La Cour introduit la notion d’illégalité fautive du refus d’octroi d’une pension militaire d’invalidité et indemnise un militaire au titre des pertes de revenus (retraite, congé) occasionnés par ce refus.
Les Faits :
En 2009, le Ministre de la Défense a refusé d’octroyer à Monsieur B… une pension militaire d’invalidité au motif que sa maladie (troubles anxieux et dépressifs) n’était pas imputable au service.
En 2014, cette décision de rejet a été annulée par le Conseil d’Etat, qui a reconnu l’imputabilité de la maladie au service et a accordé une Pension militaire d’invalidité à Monsieur B…

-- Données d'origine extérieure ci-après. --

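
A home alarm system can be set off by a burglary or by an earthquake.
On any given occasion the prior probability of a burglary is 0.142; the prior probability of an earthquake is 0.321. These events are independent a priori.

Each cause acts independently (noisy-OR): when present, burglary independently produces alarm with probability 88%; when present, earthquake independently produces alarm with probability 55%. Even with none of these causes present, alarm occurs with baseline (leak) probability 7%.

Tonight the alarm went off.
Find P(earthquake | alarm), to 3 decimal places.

P(earthquake | alarm) ≈ 0.617

Under noisy-OR, P(alarm | causes) = 1 − (1−0.07)·∏(1−qᵢ) over the active causes.
Enumerate the 4 (burglary, earthquake) configurations and weight by the priors:
  P(alarm) = 0.07×0.858×0.679 + 0.5815×0.858×0.321 + 0.8884×0.142×0.679 + 0.94978×0.142×0.321
        = 0.040781 + 0.160156 + 0.085658 + 0.043293 = 0.329888
Keeping only the earthquake-present terms gives 0.203449, so
  P(earthquake | alarm) = 0.203449 / 0.329888 ≈ 0.617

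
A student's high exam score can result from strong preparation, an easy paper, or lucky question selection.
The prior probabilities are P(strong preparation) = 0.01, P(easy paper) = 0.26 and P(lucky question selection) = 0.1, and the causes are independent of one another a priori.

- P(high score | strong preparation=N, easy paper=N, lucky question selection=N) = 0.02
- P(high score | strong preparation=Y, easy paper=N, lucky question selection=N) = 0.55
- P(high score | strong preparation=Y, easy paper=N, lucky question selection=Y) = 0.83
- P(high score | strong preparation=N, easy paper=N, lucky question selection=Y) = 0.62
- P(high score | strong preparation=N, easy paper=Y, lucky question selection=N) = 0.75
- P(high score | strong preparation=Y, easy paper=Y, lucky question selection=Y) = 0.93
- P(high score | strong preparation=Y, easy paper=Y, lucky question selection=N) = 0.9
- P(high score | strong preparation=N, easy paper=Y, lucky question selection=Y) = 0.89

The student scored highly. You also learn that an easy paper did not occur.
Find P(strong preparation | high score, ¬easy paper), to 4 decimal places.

P(strong preparation | high score, ¬easy paper) ≈ 0.0680

Weight on strong preparation=true, given the evidence: 0.004950 + 0.000830 = 0.005780
Normalizer over all consistent configurations: 0.02*0.99*0.9 + 0.62*0.99*0.1 + 0.55*0.01*0.9 + 0.83*0.01*0.1 = 0.084980
Posterior = 0.005780 / 0.084980 ≈ 0.0680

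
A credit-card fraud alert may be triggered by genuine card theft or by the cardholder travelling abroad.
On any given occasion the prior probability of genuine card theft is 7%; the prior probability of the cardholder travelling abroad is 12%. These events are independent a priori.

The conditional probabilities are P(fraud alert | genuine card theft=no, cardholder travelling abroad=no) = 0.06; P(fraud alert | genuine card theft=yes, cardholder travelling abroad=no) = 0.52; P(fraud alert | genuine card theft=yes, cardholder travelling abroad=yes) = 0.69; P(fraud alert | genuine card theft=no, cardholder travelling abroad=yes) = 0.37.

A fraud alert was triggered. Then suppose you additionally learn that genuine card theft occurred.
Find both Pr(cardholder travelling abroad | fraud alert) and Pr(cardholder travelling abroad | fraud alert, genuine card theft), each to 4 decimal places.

Sum P(fraud alert|·) weighted by the priors over the 4 (genuine card theft, cardholder travelling abroad) configurations:
  P(fraud alert) = 0.06*0.93*0.88 + 0.37*0.93*0.12 + 0.52*0.07*0.88 + 0.69*0.07*0.12
        = 0.049104 + 0.041292 + 0.032032 + 0.005796 = 0.128224
The terms with cardholder travelling abroad present sum to 0.047088, so
  P(cardholder travelling abroad | fraud alert) = 0.047088 / 0.128224 ≈ 0.3672

Now also conditioning on genuine card theft=true:
Weight on cardholder travelling abroad=true, given the evidence: 0.69*0.12 = 0.082800
Denominator P(fraud alert | genuine card theft): 0.52*0.88 + 0.69*0.12 = 0.540400
Posterior = 0.082800 / 0.540400 ≈ 0.1532

Pr(cardholder travelling abroad | fraud alert) ≈ 0.3672; Pr(cardholder travelling abroad | fraud alert, genuine card theft) ≈ 0.1532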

Ce dernier a alors formé une demande préalable d’indemnisation des préjudices résultant pour lui de l’absence de reconnaissance, en 2009, de cette imputabilité au service. Cette demande a été implicitement rejetée par le Ministre de la Défense.
En 2018, saisi par Monsieur B…, le Tribunal Administratif de TOULON a condamné l’Etat à verser à l’intéressé la somme de 158 956€ au titre de l’ensemble de ses préjudices.
Par arrêt du 11 juin 2021, la Cour Administrative d’Appel, saisie par la Ministre des Armées, a réduit cette somme à 67 314,17€, et ce de façon critiquable, de sorte que, sur ce point uniquement le Conseil d’Etat l’a censuré.
Pour le reste, l’arrêt de la Cour Administrative d’Appel de MARSEILLE est définitif et particulièrement intéressant.
L’arrêt n°18MA05442 de la 7ème Chambre de la CAA de MARSEILLE retient la responsabilité de l’Etat pour faute en raison de son refus d’accorder une pension militaire d’invalidité :
La Cour condamne l’Etat à indemniser le militaire, dès lors que son refus de Pension militaire d’invalidité a causé trois types de préjudices à l’intéressé :
- Un préjudice financier au titre des droits à Congé Longue Durée pour Maladie: son Congé n’ayant initialement pas été jugé en lien avec le service, Monsieur B… n’a perçu sa solde entière que pendant 3 ans, avant de percevoir une demi-solde, alors que la Cour considère qu’il aurait dû percevoir une solde complète pendant 5 ans, puis une demi-solde pendant 3 ans.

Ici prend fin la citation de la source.